L’ancien premier ministre italien Mario Draghi dressait un constat sévère sur le décrochage du Vieux Continent. Assorti de recommandations. La guerre commerciale de Donald Trump a perturbé l’agenda européen des Vingt-Sept, qui, en outre, restent divisés.

Un an après, «seulement 10 %» du rapport Draghi, qui devait réveiller l’Europe, a été appliqué

« Le monde ne nous regarde pas avec bienveillance : il n’attend pas la lenteur de nos rituels communautaires pour nous imposer sa force. C’est un monde qui exige de nous une transformation radicale dans nos objectifs, nos délais et nos méthodes. » Le discours tenu par Mario Draghi, il y a dix jours, au Meeting pour l’amitié entre les peuples, un rassemblement annuel catholique à Rimini, en Italie, ressemblait à s’y méprendre à celui qu’il avait donné un an plus tôt en présentant devant Ursula von der Leyen, la présidente de la Commission, son fameux rapport sur le futur de la compétitivité de l’Europe. Le ton avait simplement gagné encore en gravité.

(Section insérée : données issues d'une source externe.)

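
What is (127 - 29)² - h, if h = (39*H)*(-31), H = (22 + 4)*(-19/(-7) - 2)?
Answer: 224398/7 ≈ 32057.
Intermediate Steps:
H = 130/7 (H = 26*(-19*(-⅐) - 2) = 26*(19/7 - 2) = 26*(5/7) = 130/7 ≈ 18.571)
h = -157170/7 (h = (39*(130/7))*(-31) = (5070/7)*(-31) = -157170/7 ≈ -22453.)
(127 - 29)² - h = (127 - 29)² - 1*(-157170/7) = 98² + 157170/7 = 9604 + 157170/7 = 224398/7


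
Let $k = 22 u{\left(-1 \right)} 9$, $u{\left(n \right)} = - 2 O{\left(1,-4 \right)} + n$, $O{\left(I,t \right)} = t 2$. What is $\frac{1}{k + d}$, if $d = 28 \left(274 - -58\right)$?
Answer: $\frac{1}{12266} \approx 8.1526 \cdot 10^{-5}$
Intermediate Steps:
$O{\left(I,t \right)} = 2 t$
$u{\left(n \right)} = 16 + n$ ($u{\left(n \right)} = - 2 \cdot 2 \left(-4\right) + n = \left(-2\right) \left(-8\right) + n = 16 + n$)
$k = 2970$ ($k = 22 \left(16 - 1\right) 9 = 22 \cdot 15 \cdot 9 = 330 \cdot 9 = 2970$)
$d = 9296$ ($d = 28 \left(274 + 58\right) = 28 \cdot 332 = 9296$)
$\frac{1}{k + d} = \frac{1}{2970 + 9296} = \frac{1}{12266}$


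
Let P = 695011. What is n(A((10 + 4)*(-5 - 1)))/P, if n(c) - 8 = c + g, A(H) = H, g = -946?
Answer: -1022/695011 ≈ -0.0014705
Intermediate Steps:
n(c) = -938 + c (n(c) = 8 + (c - 946) = 8 + (-946 + c) = -938 + c)
n(A((10 + 4)*(-5 - 1)))/P = (-938 + (10 + 4)*(-5 - 1))/695011 = (-938 + 14*(-6))*(1/695011) = (-938 - 84)*(1/695011) = -1022*1/695011 = -1022/695011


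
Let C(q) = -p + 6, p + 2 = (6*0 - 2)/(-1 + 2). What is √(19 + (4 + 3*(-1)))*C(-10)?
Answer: 20*√5 ≈ 44.721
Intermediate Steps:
p = -4 (p = -2 + (6*0 - 2)/(-1 + 2) = -2 + (0 - 2)/1 = -2 - 2*1 = -2 - 2 = -4)
C(q) = 10 (C(q) = -1*(-4) + 6 = 4 + 6 = 10)
√(19 + (4 + 3*(-1)))*C(-10) = √(19 + (4 + 3*(-1)))*10 = √(19 + (4 - 3))*10 = √(19 + 1)*10 = √20*10 = (2*√5)*10 = 20*√5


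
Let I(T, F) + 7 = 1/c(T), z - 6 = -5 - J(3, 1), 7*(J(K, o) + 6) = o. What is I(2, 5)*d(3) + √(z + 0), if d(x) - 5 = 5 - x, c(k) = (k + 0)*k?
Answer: -189/4 + 4*√21/7 ≈ -44.631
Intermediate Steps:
J(K, o) = -6 + o/7
c(k) = k² (c(k) = k*k = k²)
d(x) = 10 - x (d(x) = 5 + (5 - x) = 10 - x)
z = 48/7 (z = 6 + (-5 - (-6 + (⅐)*1)) = 6 + (-5 - (-6 + ⅐)) = 6 + (-5 - 1*(-41/7)) = 6 + (-5 + 41/7) = 6 + 6/7 = 48/7 ≈ 6.8571)
I(T, F) = -7 + T⁻² (I(T, F) = -7 + 1/(T²) = -7 + T⁻²)
I(2, 5)*d(3) + √(z + 0) = (-7 + 2⁻²)*(10 - 1*3) + √(48/7 + 0) = (-7 + ¼)*(10 - 3) + √(48/7) = -27/4*7 + 4*√21/7 = -189/4 + 4*√21/7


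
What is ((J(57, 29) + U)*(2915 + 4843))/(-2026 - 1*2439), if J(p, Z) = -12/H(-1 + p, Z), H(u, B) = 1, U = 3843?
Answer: -29720898/4465 ≈ -6656.4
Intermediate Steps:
J(p, Z) = -12 (J(p, Z) = -12/1 = -12*1 = -12)
((J(57, 29) + U)*(2915 + 4843))/(-2026 - 1*2439) = ((-12 + 3843)*(2915 + 4843))/(-2026 - 1*2439) = (3831*7758)/(-2026 - 2439) = 29720898/(-4465) = 29720898*(-1/4465) = -29720898/4465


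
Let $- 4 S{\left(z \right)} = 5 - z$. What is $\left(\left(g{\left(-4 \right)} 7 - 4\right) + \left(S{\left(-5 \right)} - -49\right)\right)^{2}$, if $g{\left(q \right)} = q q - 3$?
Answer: $\frac{71289}{4} \approx 17822.0$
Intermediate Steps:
$g{\left(q \right)} = -3 + q^{2}$ ($g{\left(q \right)} = q^{2} - 3 = -3 + q^{2}$)
$S{\left(z \right)} = - \frac{5}{4} + \frac{z}{4}$ ($S{\left(z \right)} = - \frac{5 - z}{4} = - \frac{5}{4} + \frac{z}{4}$)
$\left(\left(g{\left(-4 \right)} 7 - 4\right) + \left(S{\left(-5 \right)} - -49\right)\right)^{2} = \left(\left(\left(-3 + \left(-4\right)^{2}\right) 7 - 4\right) + \left(\left(- \frac{5}{4} + \frac{1}{4} \left(-5\right)\right) - -49\right)\right)^{2} = \left(\left(\left(-3 + 16\right) 7 - 4\right) + \left(\left(- \frac{5}{4} - \frac{5}{4}\right) + 49\right)\right)^{2} = \left(\left(13 \cdot 7 - 4\right) + \left(- \frac{5}{2} + 49\right)\right)^{2} = \left(\left(91 - 4\right) + \frac{93}{2}\right)^{2} = \left(87 + \frac{93}{2}\right)^{2} = \left(\frac{267}{2}\right)^{2} = \frac{71289}{4}$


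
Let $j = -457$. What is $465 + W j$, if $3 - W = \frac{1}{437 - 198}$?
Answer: $- \frac{216077}{239} \approx -904.09$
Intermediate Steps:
$W = \frac{716}{239}$ ($W = 3 - \frac{1}{437 - 198} = 3 - \frac{1}{239} = \frac{716}{239} \approx 2.9958$)
$465 + W j = 465 + \frac{716}{239} \left(-457\right) = 465 - \frac{327212}{239} = - \frac{216077}{239}$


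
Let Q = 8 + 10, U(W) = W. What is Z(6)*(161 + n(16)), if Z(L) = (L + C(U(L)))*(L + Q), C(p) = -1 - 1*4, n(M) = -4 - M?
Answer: 3384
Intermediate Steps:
C(p) = -5 (C(p) = -1 - 4 = -5)
Q = 18
Z(L) = (-5 + L)*(18 + L) (Z(L) = (L - 5)*(L + 18) = (-5 + L)*(18 + L))
Z(6)*(161 + n(16)) = (-90 + 6² + 13*6)*(161 + (-4 - 1*16)) = (-90 + 36 + 78)*(161 + (-4 - 16)) = 24*(161 - 20) = 24*141 = 3384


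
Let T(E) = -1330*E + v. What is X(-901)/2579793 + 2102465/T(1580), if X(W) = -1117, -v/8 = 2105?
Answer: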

À la rentrée 2024, le constat du décrochage de l’Europe vis-à-vis des États-Unis et de la Chine s’était imposé. Un an plus tard, les tensions du monde ont encore éloigné l’Europe des centres de pouvoir. Plus grave, le Vieux Continent semble bien passif face à cette sombre perspective de « lente agonie », évoquée par Mario Draghi.